The Kaplan–Meier survival curve showed that the cumulative survival rates of patients in different initial symptoms varied. Muscle weakness group had a lower survival rate than rash group and atypical group, and the survival rate of rash group was higher than respiratory group. In different stages of myositis, non-immune and immune system mechanisms play a key role in muscle inflammation.3,30 The different initial symptoms in DM patients may also result from different pathological mechanisms.

Our single-center study has several limitations. First, in this retrospective study, incomplete data collection may cause the loss of important indicators of DM patients. Second, the sample size was relatively small. Third, the follow-up period was short. While our study paved a new way to investigate DM, more patients and longer follow-up time may help generate more data for accurate characterization of DM.

Conclusion

The most common initial symptom in DM patients was skin rash, followed by respiratory symptom, arthritis, muscle weakness, and atypical symptom. The positive rate of anti-TIF1γ antibodies in rash and atypical symptom groups was significantly higher than arthritis and respiratory symptom groups. Respiratory symptom and arthritis groups had a significantly higher positive rate of anti-RO52 antibodies than rash and muscle weakness groups. Both PFTs and chest HRCT should be conducted for early detection of DM-ILD. The survival rate of rash group was significantly higher than muscle weakness and respiratory groups, while atypical symptom group had a higher survival rate than muscle weakness group. However, more comprehensive studies with longer follow-up periods are warranted to solidify our findings.

Data Sharing Statement

The datasets are available from the corresponding author upon reasonable request.

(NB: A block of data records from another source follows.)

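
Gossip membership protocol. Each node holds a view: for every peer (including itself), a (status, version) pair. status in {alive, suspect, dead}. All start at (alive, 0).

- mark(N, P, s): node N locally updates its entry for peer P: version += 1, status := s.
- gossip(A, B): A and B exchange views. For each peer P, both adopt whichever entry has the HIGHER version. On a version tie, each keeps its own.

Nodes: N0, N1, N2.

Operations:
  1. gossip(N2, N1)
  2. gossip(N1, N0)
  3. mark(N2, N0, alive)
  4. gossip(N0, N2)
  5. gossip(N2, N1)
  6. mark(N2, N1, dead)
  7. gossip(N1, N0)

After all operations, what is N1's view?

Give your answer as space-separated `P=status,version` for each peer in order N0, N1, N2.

Answer: N0=alive,1 N1=alive,0 N2=alive,0

Derivation:
Op 1: gossip N2<->N1 -> N2.N0=(alive,v0) N2.N1=(alive,v0) N2.N2=(alive,v0) | N1.N0=(alive,v0) N1.N1=(alive,v0) N1.N2=(alive,v0)
Op 2: gossip N1<->N0 -> N1.N0=(alive,v0) N1.N1=(alive,v0) N1.N2=(alive,v0) | N0.N0=(alive,v0) N0.N1=(alive,v0) N0.N2=(alive,v0)
Op 3: N2 marks N0=alive -> (alive,v1)
Op 4: gossip N0<->N2 -> N0.N0=(alive,v1) N0.N1=(alive,v0) N0.N2=(alive,v0) | N2.N0=(alive,v1) N2.N1=(alive,v0) N2.N2=(alive,v0)
Op 5: gossip N2<->N1 -> N2.N0=(alive,v1) N2.N1=(alive,v0) N2.N2=(alive,v0) | N1.N0=(alive,v1) N1.N1=(alive,v0) N1.N2=(alive,v0)
Op 6: N2 marks N1=dead -> (dead,v1)
Op 7: gossip N1<->N0 -> N1.N0=(alive,v1) N1.N1=(alive,v0) N1.N2=(alive,v0) | N0.N0=(alive,v1) N0.N1=(alive,v0) N0.N2=(alive,v0)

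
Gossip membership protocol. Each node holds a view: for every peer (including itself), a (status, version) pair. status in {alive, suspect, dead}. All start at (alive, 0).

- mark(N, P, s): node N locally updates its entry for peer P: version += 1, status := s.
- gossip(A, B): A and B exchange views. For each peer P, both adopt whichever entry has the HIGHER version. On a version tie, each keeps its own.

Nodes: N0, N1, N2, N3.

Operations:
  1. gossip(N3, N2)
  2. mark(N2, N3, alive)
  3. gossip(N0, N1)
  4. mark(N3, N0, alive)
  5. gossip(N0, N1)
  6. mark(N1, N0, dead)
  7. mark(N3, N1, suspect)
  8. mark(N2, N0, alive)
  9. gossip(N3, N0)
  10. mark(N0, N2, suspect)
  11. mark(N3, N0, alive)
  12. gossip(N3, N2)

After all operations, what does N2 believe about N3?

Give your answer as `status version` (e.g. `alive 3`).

Answer: alive 1

Derivation:
Op 1: gossip N3<->N2 -> N3.N0=(alive,v0) N3.N1=(alive,v0) N3.N2=(alive,v0) N3.N3=(alive,v0) | N2.N0=(alive,v0) N2.N1=(alive,v0) N2.N2=(alive,v0) N2.N3=(alive,v0)
Op 2: N2 marks N3=alive -> (alive,v1)
Op 3: gossip N0<->N1 -> N0.N0=(alive,v0) N0.N1=(alive,v0) N0.N2=(alive,v0) N0.N3=(alive,v0) | N1.N0=(alive,v0) N1.N1=(alive,v0) N1.N2=(alive,v0) N1.N3=(alive,v0)
Op 4: N3 marks N0=alive -> (alive,v1)
Op 5: gossip N0<->N1 -> N0.N0=(alive,v0) N0.N1=(alive,v0) N0.N2=(alive,v0) N0.N3=(alive,v0) | N1.N0=(alive,v0) N1.N1=(alive,v0) N1.N2=(alive,v0) N1.N3=(alive,v0)
Op 6: N1 marks N0=dead -> (dead,v1)
Op 7: N3 marks N1=suspect -> (suspect,v1)
Op 8: N2 marks N0=alive -> (alive,v1)
Op 9: gossip N3<->N0 -> N3.N0=(alive,v1) N3.N1=(suspect,v1) N3.N2=(alive,v0) N3.N3=(alive,v0) | N0.N0=(alive,v1) N0.N1=(suspect,v1) N0.N2=(alive,v0) N0.N3=(alive,v0)
Op 10: N0 marks N2=suspect -> (suspect,v1)
Op 11: N3 marks N0=alive -> (alive,v2)
Op 12: gossip N3<->N2 -> N3.N0=(alive,v2) N3.N1=(suspect,v1) N3.N2=(alive,v0) N3.N3=(alive,v1) | N2.N0=(alive,v2) N2.N1=(suspect,v1) N2.N2=(alive,v0) N2.N3=(alive,v1)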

Ethics Approval and Informed Consent

The research was conducted in accordance with the ethical standards of the Declaration of Helsinki and approved by ethics committee of the First Affiliated Hospital of ZhengZhou University and informed consent of participants was obtained.

Author Contributions

All authors made a significant contribution to the work reported, whether that is in the conception, study design, execution, acquisition of data, analysis and interpretation, or in all these areas; took part in drafting, revising or critically reviewing the article; gave final approval of the version to be published; have agreed on the journal to which the article has been submitted; and agree to be accountable for all aspects of the work.

Funding

No specific funding was received from any bodies in the public.

Disclosure

The authors report no conflicts of interest in relation to this work.